Segue um texto sobre a Guerra de Canudos e outro sobre o Contestado, além de algumas fotos.
ANTONIO CONSELHEIRO
Antônio Vicente Mendes Maciel, o Antônio Conselheiro, foi
um líder do movimento messiânico que reuniu milhares de sertanejos no arraial
de Canudos, no Nordeste da Bahia, à margem do rio Vasa- Barris, onde resistiu
às tropas do Governo Federal.
Nasceu em 13 de março de 1830, na Vila do Campo Maior de
Quixeramobim na então Província do Ceará. Seu pai, Vicente Mendes Maciel era
comerciante de secos e molhados e gostava de se aventurar no ramo da construção
civil. Sua mãe, Maria Joaquina do Nascimento, morreu quando Antônio tinha seis
anos de idade.
Antônio teve uma infância marcada pelos maus-tratos da
madrasta, pelos delírios alcoólicos do pai, pelo extermínio de parentes na luta
de sua família (Maciel) contra os Araújo e pela influência mística, comum no
meio sertanejo.
Abalado com os prejuízos sofridos na área da construção
civil, o pai de Antônio foi ficando cada vez mais desequilibrado e se entregou
ao álcool. Antônio procurava consolá-lo através da leitura da Bíblia. Vicente
morreu em 1855, deixando viúva, três filhas solteiras e Antônio, que se tornou
chefe da família, já que sua madrasta também começava a apresentar sinais de
loucura.
Pressionado pelos antigos credores do pai, e sem grandes
aptidões para os negócios do armazém de secos e molhados, Antônio, temendo o
fracasso, procurava consolo na leitura da Bíblia. Depois que suas irmãs
casaram-se, Antônio começou a pensar em constituir sua própria família.
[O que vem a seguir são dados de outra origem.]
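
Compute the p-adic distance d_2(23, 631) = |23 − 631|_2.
d_2(23, 631) = 1/32

Step 1 — x − y = 23 − 631 = -608. Step 2 — v_2(-608) = 5 (factor: -608 = −(2^5 · 19); the sign does not affect v_p). Step 3 — |x − y|_2 = 2^{-5} = 1/32.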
Foi quando conheceu, vinda de Sobral, acompanhada pela
mãe, a bela e jovem Brasiliana Laurentina de Lima, sua prima de quinze anos de
idade, por quem se apaixonou e casou logo depois da morte de sua madrasta, que
não concordava com essa união.
Em plena crise financeira, nasce o primeiro filho de
Antônio. Ele resolve, então, liquidar o negócio do armazém, penhorando seus
bens e iniciando em companhia da esposa, filho e sogra, suas andanças pelo
interior da Província.
Foi caixeiro em Sobral, escrivão em Campo Grande, onde
nasceu seu segundo filho, foi solicitador (aquele que exercia a função de
advogado sem ser diplomado) em Ipu, foi professor no Crato. Abandonado pela
mulher, entregou-se definitivamente à vida errante de pregador fanático,
percorrendo os sertões do Ceará, Pernambuco, Sergipe e Bahia, onde já era
conhecido como milagreiro.
Quando em 1874, apareceu na Bahia, já o seguiam os
primeiros fiéis. Na Vila de Itapicuru-de-Cima foi preso por suspeita de
homicídio e mandado de volta ao Ceará. Por falta de fundamento da acusação foi
posto em liberdade e voltou à Bahia.
Aderiu à campanha de reformas e renovação espiritual da
Igreja. Passou de 1877 a
1887 andando pelos sertões, parando aqui e acolá, empenhando-se com seus beatos
em construir e restaurar capelas, igrejas e cemitérios. O povo seguia todos os
atos de Antônio Conselheiro, obedecia-lhe cegamente.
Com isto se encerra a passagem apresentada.